Let us discuss further how search engines accomplish major tasks assigned to them and how do they actually arrange the pieces of the Internet together for the final result.

Now if you observe the web closely, you would find Google, overtune, Inktomi, Look smart and find what among the top 5 search engines with Google standing on top enjoying the highest number of searches (250 million) per day.

However in earlier days (Late 1980s) Search engines such as Gopher Arctie, Veronica etc were given importance for valuable information on the net. Today the search engine programs have been replaced by web based search engines.

The ‘Head Start’:

A search engine need to find the information about the file or document you are searching for since there are hundreds of millions of web pages with the required information, a search engine employs special software robots, called spiders. These robots are expert in building lists of the words found on websites. This process is known as Web Crawling. The process of building and maintaining a list of useful words includes researching a lot of pages.

The spider starts its journey over the web with the lists of most frequently used severs and popular pages. The spider chooses the most popular side index the words on its pages and follows every link found within the site.

A spider mainly takes into consideration, the content of a popular web page and creates key search words that facilitate the users to find pages they are actually looking for.

If we have a peep in to the history of Google.com, we would find that it started its journey as an academic search engine initially. The initial system was designed in such a manner to use multiple spiders at a time.

Each spider had an ability to keep 300 connections to web pages open at a time. Their best performance included four spiders in to the task to open 100 web pages per second, generating around 600 kilobytes of data per second.

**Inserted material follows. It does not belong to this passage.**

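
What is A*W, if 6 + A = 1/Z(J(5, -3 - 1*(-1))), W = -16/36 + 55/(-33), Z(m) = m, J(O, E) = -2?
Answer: 247/18 ≈ 13.722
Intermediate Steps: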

The process meant constructing a system that is capable to feed apt and adequate information to the spiders. The Google system, in earlier days was equipped with server that provided URLs to the spiders.

Google had its own domain name server (DNS) that translates a server’s name into an address in order to thwart delays.

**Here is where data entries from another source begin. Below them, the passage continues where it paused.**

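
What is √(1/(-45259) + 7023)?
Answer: 2*√3596438048651/45259 ≈ 83.803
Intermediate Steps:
√(1/(-45259) + 7023) = √(-1/45259 + 7023) = √(317853956/45259) = 2*√3596438048651/45259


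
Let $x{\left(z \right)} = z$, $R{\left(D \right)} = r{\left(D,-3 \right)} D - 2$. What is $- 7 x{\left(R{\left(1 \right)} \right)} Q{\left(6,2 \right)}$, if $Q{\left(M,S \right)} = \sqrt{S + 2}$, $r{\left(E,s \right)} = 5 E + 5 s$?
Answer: $168$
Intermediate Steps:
$R{\left(D \right)} = -2 + D \left(-15 + 5 D\right)$ ($R{\left(D \right)} = \left(5 D + 5 \left(-3\right)\right) D - 2 = \left(5 D - 15\right) D - 2 = \left(-15 + 5 D\right) D - 2 = D \left(-15 + 5 D\right) - 2 = -2 + D \left(-15 + 5 D\right)$)
$Q{\left(M,S \right)} = \sqrt{2 + S}$
$- 7 x{\left(R{\left(1 \right)} \right)} Q{\left(6,2 \right)} = - 7 \left(-2 + 5 \cdot 1 \left(-3 + 1\right)\right) \sqrt{2 + 2} = - 7 \left(-2 + 5 \cdot 1 \left(-2\right)\right) \sqrt{4} = - 7 \left(-2 - 10\right) 2 = \left(-7\right) \left(-12\right) 2 = 84 \cdot 2 = 168$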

The Google spider took note of two main things at an HTML page.

a) The words within the page
b) The location of the words.

Words found in the title, subtitles, Meta tags and other such important positions, were given great importance by the Google during a search made by the user.

The Google was indexed in a manner to index each important word on a page, excluding the articles “a”, “an” & “the” other spiders take different approaches.

These different approaches generally make the spider work in a slow pace and allow a more efficient search to the users.

For instance, some spiders will track down the words in the title, sub-heading and links, along with the 100 most frequently and commonly used words on the page and each word in the first 20 lines of text. Lycos is most efficient in using this approach to spider the web.

If you compare systems like Alta vista, they index each word including the articles “a”, “an” & “the”.